無名の風景が高名な企業を唸らせ、全国の写真ファンにため息をつかせた。

そして昨年末、ついにその風景はカレンダー作品の頂点まで登り詰めた。

写真家米津光氏に、今とにかく目が離せない。

 

■風景も面白いなあ、と思い始めて・・・

徳島市在住で本誌050の表紙も創刊以来撮り続けている写真家、米津光(よねづあきら)さんが、昨年末に第59回全国カレンダー展の「経済産業大臣賞」(最高位)を受賞した。日本中の写真家やクリエーターが一度は手にしてみたいと憧れる垂涎の勲章だ。一昨年、キヤノンが初の取り組みとして企画した「カレンダー写真家公募」に選ばれてから、米津さんの破竹の勢いはとまらない。今年1月7日銀座でスタートした全国巡回の個展も、プロ・アマを問わず大勢の写真ファンを虜にしているという。
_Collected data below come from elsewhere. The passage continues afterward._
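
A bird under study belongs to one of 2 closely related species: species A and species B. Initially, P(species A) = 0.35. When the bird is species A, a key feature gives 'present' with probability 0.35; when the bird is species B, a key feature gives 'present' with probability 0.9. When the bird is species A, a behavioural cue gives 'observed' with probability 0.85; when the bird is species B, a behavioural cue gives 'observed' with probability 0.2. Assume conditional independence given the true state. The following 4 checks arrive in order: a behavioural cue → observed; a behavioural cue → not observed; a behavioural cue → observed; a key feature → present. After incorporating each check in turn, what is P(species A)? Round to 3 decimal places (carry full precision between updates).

After a behavioural cue='observed': P(species A) = 0.85·0.3500 / (0.85·0.3500 + 0.2·0.6500) ≈ 0.6959
After a behavioural cue='not observed': P(species A) = 0.15·0.6959 / (0.15·0.6959 + 0.8·0.3041) ≈ 0.3003
After a behavioural cue='observed': P(species A) = 0.85·0.3003 / (0.85·0.3003 + 0.2·0.6997) ≈ 0.6458
After a key feature='present': P(species A) = 0.35·0.6458 / (0.35·0.6458 + 0.9·0.3542) ≈ 0.4149

0.415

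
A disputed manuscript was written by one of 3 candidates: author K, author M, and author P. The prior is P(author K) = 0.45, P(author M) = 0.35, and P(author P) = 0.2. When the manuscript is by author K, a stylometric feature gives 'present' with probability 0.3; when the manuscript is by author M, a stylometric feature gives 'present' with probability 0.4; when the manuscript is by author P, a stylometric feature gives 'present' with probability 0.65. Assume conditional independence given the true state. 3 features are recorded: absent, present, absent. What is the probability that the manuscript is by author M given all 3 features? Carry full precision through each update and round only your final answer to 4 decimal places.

After 'absent': normaliser = 0.7·0.4500 + 0.6·0.3500 + 0.35·0.2000; P(author K) ≈ 0.5294, P(author M) ≈ 0.3529, P(author P) ≈ 0.1176
After 'present': normaliser = 0.3·0.5294 + 0.4·0.3529 + 0.65·0.1176; P(author K) ≈ 0.4219, P(author M) ≈ 0.3750, P(author P) ≈ 0.2031
After 'absent': normaliser = 0.7·0.4219 + 0.6·0.3750 + 0.35·0.2031; P(author K) ≈ 0.4993, P(author M) ≈ 0.3804, P(author P) ≈ 0.1202

0.3804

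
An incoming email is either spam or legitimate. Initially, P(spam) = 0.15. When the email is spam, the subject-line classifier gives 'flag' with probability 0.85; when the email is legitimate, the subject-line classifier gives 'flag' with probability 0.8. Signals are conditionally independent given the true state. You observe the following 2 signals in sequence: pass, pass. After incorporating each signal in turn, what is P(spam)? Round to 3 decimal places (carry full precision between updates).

After 'pass': P(spam) = 0.15·0.1500 / (0.15·0.1500 + 0.2·0.8500) ≈ 0.1169
After 'pass': P(spam) = 0.15·0.1169 / (0.15·0.1169 + 0.2·0.8831) ≈ 0.0903

0.090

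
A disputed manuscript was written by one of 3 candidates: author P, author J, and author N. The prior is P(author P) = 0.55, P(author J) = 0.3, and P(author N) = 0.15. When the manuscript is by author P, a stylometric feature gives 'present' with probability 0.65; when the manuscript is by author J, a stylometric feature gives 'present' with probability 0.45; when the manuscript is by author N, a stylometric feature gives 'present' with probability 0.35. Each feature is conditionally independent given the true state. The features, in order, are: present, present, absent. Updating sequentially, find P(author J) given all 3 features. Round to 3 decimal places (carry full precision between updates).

0.264

Each posterior becomes the prior for the next update.
After 'present': normaliser = 0.65·0.5500 + 0.45·0.3000 + 0.35·0.1500; P(author P) ≈ 0.6560, P(author J) ≈ 0.2477, P(author N) ≈ 0.0963
After 'present': normaliser = 0.65·0.6560 + 0.45·0.2477 + 0.35·0.0963; P(author P) ≈ 0.7460, P(author J) ≈ 0.1950, P(author N) ≈ 0.0590
After 'absent': normaliser = 0.35·0.7460 + 0.55·0.1950 + 0.65·0.0590; P(author P) ≈ 0.6420, P(author J) ≈ 0.2637, P(author N) ≈ 0.0943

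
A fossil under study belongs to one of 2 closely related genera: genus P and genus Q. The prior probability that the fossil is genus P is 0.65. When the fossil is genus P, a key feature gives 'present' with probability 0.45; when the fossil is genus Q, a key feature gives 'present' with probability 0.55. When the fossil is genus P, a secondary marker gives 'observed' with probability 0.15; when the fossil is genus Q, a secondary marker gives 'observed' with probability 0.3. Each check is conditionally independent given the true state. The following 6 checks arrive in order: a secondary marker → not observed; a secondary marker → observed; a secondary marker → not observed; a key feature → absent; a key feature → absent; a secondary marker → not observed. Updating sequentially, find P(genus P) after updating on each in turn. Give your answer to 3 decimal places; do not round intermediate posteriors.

After a secondary marker='not observed': P(genus P) = 0.85·0.6500 / (0.85·0.6500 + 0.7·0.3500) ≈ 0.6928
After a secondary marker='observed': P(genus P) = 0.15·0.6928 / (0.15·0.6928 + 0.3·0.3072) ≈ 0.5300
After a secondary marker='not observed': P(genus P) = 0.85·0.5300 / (0.85·0.5300 + 0.7·0.4700) ≈ 0.5779
After a key feature='absent': P(genus P) = 0.55·0.5779 / (0.55·0.5779 + 0.45·0.4221) ≈ 0.6259
After a key feature='absent': P(genus P) = 0.55·0.6259 / (0.55·0.6259 + 0.45·0.3741) ≈ 0.6716
After a secondary marker='not observed': P(genus P) = 0.85·0.6716 / (0.85·0.6716 + 0.7·0.3284) ≈ 0.7129

0.713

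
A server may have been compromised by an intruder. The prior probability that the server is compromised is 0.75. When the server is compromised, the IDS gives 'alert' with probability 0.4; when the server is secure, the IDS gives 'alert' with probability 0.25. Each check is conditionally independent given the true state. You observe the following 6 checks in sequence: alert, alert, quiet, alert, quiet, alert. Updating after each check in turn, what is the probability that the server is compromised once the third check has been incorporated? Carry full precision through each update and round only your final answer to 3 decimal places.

0.860

After 'alert': P(compromised) = 0.4·0.7500 / (0.4·0.7500 + 0.25·0.2500) ≈ 0.8276
After 'alert': P(compromised) = 0.4·0.8276 / (0.4·0.8276 + 0.25·0.1724) ≈ 0.8848
After 'quiet': P(compromised) = 0.6·0.8848 / (0.6·0.8848 + 0.75·0.1152) ≈ 0.8600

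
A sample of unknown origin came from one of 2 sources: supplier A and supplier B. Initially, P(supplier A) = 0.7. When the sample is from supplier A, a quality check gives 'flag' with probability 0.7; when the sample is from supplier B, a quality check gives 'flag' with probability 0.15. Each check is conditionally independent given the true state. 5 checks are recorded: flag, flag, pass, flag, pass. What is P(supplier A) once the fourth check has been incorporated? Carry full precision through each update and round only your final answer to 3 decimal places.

0.988

After 'flag': P(supplier A) = 0.7·0.7000 / (0.7·0.7000 + 0.15·0.3000) ≈ 0.9159
After 'flag': P(supplier A) = 0.7·0.9159 / (0.7·0.9159 + 0.15·0.0841) ≈ 0.9807
After 'pass': P(supplier A) = 0.3·0.9807 / (0.3·0.9807 + 0.85·0.0193) ≈ 0.9472
After 'flag': P(supplier A) = 0.7·0.9472 / (0.7·0.9472 + 0.15·0.0528) ≈ 0.9882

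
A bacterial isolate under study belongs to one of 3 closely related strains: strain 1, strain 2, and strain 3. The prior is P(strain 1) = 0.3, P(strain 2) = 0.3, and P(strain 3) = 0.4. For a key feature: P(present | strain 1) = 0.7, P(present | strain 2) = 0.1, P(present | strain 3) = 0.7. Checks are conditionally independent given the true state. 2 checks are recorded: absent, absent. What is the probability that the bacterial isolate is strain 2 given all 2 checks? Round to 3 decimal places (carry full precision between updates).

After 'absent': normaliser = 0.3·0.3000 + 0.9·0.3000 + 0.3·0.4000; P(strain 1) ≈ 0.1875, P(strain 2) ≈ 0.5625, P(strain 3) ≈ 0.2500
After 'absent': normaliser = 0.3·0.1875 + 0.9·0.5625 + 0.3·0.2500; P(strain 1) ≈ 0.0882, P(strain 2) ≈ 0.7941, P(strain 3) ≈ 0.1176

0.794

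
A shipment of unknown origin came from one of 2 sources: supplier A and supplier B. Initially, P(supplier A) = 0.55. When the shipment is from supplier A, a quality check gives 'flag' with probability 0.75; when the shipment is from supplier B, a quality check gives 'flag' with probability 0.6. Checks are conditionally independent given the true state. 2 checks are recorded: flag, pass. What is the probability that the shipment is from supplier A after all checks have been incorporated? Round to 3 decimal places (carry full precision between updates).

0.488

After 'flag': P(supplier A) = 0.75·0.5500 / (0.75·0.5500 + 0.6·0.4500) ≈ 0.6044
After 'pass': P(supplier A) = 0.25·0.6044 / (0.25·0.6044 + 0.4·0.3956) ≈ 0.4885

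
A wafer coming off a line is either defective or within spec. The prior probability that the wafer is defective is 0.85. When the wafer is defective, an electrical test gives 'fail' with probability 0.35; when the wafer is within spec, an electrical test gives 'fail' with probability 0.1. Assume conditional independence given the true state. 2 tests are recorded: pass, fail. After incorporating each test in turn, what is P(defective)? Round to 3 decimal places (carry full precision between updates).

0.935

After 'pass': P(defective) = 0.65·0.8500 / (0.65·0.8500 + 0.9·0.1500) ≈ 0.8036
After 'fail': P(defective) = 0.35·0.8036 / (0.35·0.8036 + 0.1·0.1964) ≈ 0.9347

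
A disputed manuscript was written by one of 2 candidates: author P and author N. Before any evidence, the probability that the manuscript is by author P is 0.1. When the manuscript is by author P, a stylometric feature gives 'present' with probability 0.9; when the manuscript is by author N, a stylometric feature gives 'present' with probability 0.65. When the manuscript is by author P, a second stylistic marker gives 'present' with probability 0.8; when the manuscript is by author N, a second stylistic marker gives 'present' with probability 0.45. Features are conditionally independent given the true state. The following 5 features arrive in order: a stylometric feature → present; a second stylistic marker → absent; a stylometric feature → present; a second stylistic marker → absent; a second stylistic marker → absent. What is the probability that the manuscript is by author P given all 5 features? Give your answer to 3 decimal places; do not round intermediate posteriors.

0.010

After a stylometric feature='present': P(author P) = 0.9·0.1000 / (0.9·0.1000 + 0.65·0.9000) ≈ 0.1333
After a second stylistic marker='absent': P(author P) = 0.2·0.1333 / (0.2·0.1333 + 0.55·0.8667) ≈ 0.0530
After a stylometric feature='present': P(author P) = 0.9·0.0530 / (0.9·0.0530 + 0.65·0.9470) ≈ 0.0719
After a second stylistic marker='absent': P(author P) = 0.2·0.0719 / (0.2·0.0719 + 0.55·0.9281) ≈ 0.0274
After a second stylistic marker='absent': P(author P) = 0.2·0.0274 / (0.2·0.0274 + 0.55·0.9726) ≈ 0.0101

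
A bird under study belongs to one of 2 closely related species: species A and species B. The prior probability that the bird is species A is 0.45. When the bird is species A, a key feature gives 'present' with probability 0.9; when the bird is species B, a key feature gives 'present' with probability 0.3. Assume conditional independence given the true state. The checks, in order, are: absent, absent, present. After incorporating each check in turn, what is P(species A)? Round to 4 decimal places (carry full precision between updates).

0.0477

After 'absent': P(species A) = 0.1·0.4500 / (0.1·0.4500 + 0.7·0.5500) ≈ 0.1047
After 'absent': P(species A) = 0.1·0.1047 / (0.1·0.1047 + 0.7·0.8953) ≈ 0.0164
After 'present': P(species A) = 0.9·0.0164 / (0.9·0.0164 + 0.3·0.9836) ≈ 0.0477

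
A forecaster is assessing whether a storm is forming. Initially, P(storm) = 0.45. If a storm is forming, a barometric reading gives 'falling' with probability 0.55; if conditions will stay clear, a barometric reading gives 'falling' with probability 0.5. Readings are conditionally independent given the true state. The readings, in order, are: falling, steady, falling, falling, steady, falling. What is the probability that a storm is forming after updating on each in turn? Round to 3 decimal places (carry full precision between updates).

Apply Bayes' rule sequentially, carrying P(storm) forward.
After 'falling': P(storm) = 0.55·0.4500 / (0.55·0.4500 + 0.5·0.5500) ≈ 0.4737
After 'steady': P(storm) = 0.45·0.4737 / (0.45·0.4737 + 0.5·0.5263) ≈ 0.4475
After 'falling': P(storm) = 0.55·0.4475 / (0.55·0.4475 + 0.5·0.5525) ≈ 0.4712
After 'falling': P(storm) = 0.55·0.4712 / (0.55·0.4712 + 0.5·0.5288) ≈ 0.4950
After 'steady': P(storm) = 0.45·0.4950 / (0.45·0.4950 + 0.5·0.5050) ≈ 0.4687
After 'falling': P(storm) = 0.55·0.4687 / (0.55·0.4687 + 0.5·0.5313) ≈ 0.4925

0.492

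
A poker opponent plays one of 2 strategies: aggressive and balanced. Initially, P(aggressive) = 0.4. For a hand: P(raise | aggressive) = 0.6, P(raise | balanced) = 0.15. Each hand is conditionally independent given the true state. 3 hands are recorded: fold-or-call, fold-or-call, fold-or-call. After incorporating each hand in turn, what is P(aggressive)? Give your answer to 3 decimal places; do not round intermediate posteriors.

After 'fold-or-call': P(aggressive) = 0.4·0.4000 / (0.4·0.4000 + 0.85·0.6000) ≈ 0.2388
After 'fold-or-call': P(aggressive) = 0.4·0.2388 / (0.4·0.2388 + 0.85·0.7612) ≈ 0.1286
After 'fold-or-call': P(aggressive) = 0.4·0.1286 / (0.4·0.1286 + 0.85·0.8714) ≈ 0.0650

0.065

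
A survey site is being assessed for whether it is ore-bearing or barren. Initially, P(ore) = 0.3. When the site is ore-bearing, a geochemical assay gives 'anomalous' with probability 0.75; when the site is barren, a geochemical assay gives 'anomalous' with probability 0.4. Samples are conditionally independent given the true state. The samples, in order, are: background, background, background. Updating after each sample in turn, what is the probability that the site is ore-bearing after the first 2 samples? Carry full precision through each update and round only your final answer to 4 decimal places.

After 'background': P(ore) = 0.25·0.3000 / (0.25·0.3000 + 0.6·0.7000) ≈ 0.1515
After 'background': P(ore) = 0.25·0.1515 / (0.25·0.1515 + 0.6·0.8485) ≈ 0.0693

0.0693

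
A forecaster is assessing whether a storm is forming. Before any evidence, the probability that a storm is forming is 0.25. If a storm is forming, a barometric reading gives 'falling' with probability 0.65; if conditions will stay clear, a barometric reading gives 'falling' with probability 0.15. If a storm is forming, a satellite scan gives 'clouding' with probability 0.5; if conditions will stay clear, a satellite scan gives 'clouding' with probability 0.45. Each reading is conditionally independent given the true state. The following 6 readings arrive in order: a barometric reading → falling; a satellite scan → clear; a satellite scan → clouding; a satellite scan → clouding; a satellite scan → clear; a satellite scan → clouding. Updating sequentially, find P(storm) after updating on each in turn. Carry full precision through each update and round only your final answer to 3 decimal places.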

「2年半ぐらい前に、風景も面白いなあと思い始めて、仕事の合間に撮るようになったんです。しばらくして、キヤノンがカレンダーの写真作家を公募していると聞いたので、半年間撮りためていたものを出品しました。そしたら選ばれたって連絡があって。ほんと信じられなかった・・・。僕の写真(作品)ってね、自分でいうのもなんだけど、あんまり一般ウケする写真じゃないんよ(笑)。人と違うものを撮りたいって、いつも思っているから、どうしてもお口にやさしく食べやすい写真にはならない。作品は仕事と違って、僕の好きなことを自由に表現できるから、妥協もしたくない。これまでもいろんな賞はいただいてきたんですけど、こういう大きな賞には縁が無くて・・・。」

 

■驚いたキヤノン担当者たち

米津さんは24年前、当時の徳島では希少な広告専門のフリー・カメラマンとして立った。誰かに師事したことはない。ひとり黙々と徳島市のスタジオで被写体と格闘し、独学で技術を磨き続けてきた。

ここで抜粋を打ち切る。